A JUSTICE REFORM CHALLENGE: MISSING DATA

A number of signs point to the success of Louisiana’s 2017 Justice Reform Initiative, but as with so many similar initiatives, the whole story hasn’t been told yet – thanks to the absence of sufficient data.


First the good news. In a recent evaluation, the Louisiana Legislative Auditor’s Office points to $152.7 million of cumulative savings between October 2017 when the initiative was launched and June 2022. The 2017 Legislation also changed some sentencing practices, including mandatory minimums, with the goal of reducing the incarceration of non-violent offenders. Both state and local inmate numbers dropped from about 59,000 in FY 2017 to about 43,000 in FY 2023, though, predictably, violent inmates increased as a percentage of the totals. Recidivism in general was lower than in the five years prior to the reform, but former inmates who returned to custody came back sooner than in previous years.



While these trends are generally positive, the Louisiana evaluation leaves a lot of unanswered questions. It points out, for example, that criminal justice stakeholders have wildly differing views of the 2017 reforms. A survey conducted as part of the evaluation found 77% of public defenders saw the reforms as positive while 83% of district attorneys considered them negative. Sheriffs had a mixed view.


In addition, while the positive trends present an encouraging big picture, many important specifics are absent.  Throughout the evaluation, the problem of incompatible data systems, and undeveloped performance measures for both the Department of Corrections (DOC) and the Office of Juvenile Justice are presented as serious problems. Without attention to measuring the multiple different parts of reform, the state doesn’t know what parts are working well and what aren’t.
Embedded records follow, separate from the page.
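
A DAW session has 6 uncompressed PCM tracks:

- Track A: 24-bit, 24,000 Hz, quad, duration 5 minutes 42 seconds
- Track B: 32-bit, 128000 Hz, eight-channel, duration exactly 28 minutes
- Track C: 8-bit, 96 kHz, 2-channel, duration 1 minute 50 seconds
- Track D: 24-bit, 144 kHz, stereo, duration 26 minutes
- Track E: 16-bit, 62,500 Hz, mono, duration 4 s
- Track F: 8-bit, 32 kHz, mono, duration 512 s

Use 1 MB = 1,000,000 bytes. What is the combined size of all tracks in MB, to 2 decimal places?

8365.62 MB

Track A: 5 minutes 42 seconds = 342 s; 24,000 × 342 × 3 × 4 = 98,496,000 bytes.
Track B: exactly 28 minutes = 1,680 s; 128,000 × 1,680 × 4 × 8 = 6,881,280,000 bytes.
Track C: 1 minute 50 seconds = 110 s; 96,000 × 110 × 1 × 2 = 21,120,000 bytes.
Track D: 26 minutes = 1,560 s; 144,000 × 1,560 × 3 × 2 = 1,347,840,000 bytes.
Track E: 62,500 × 4 × 2 × 1 = 500,000 bytes.
Track F: 32,000 × 512 × 1 × 1 = 16,384,000 bytes.
Total = 8,365,620,000 bytes = 8365.62 MB.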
The problems with Louisiana crime data were also cited in a December 2023 report from the Louisiana Violent Crime Task Force, which also found gaps in data, missing or incomplete data in crime reporting and a lack of information that can be tapped by policymakers, crime victims or the public.


According to the Justice Reform Initiative evaluation, Louisiana, has “no agency that regularly compiles or analyzes data across all datasets in order to gain a complete picture of criminal justice trends.”  It recommends that the legislature consider addressing criminal justice data issues and removing barriers to shared data systems. In addition, it suggests that “Developing goals and benchmarks and measuring outcomes of the various programs could help DOC determine which programs are effective and could be adjusted or expanded.”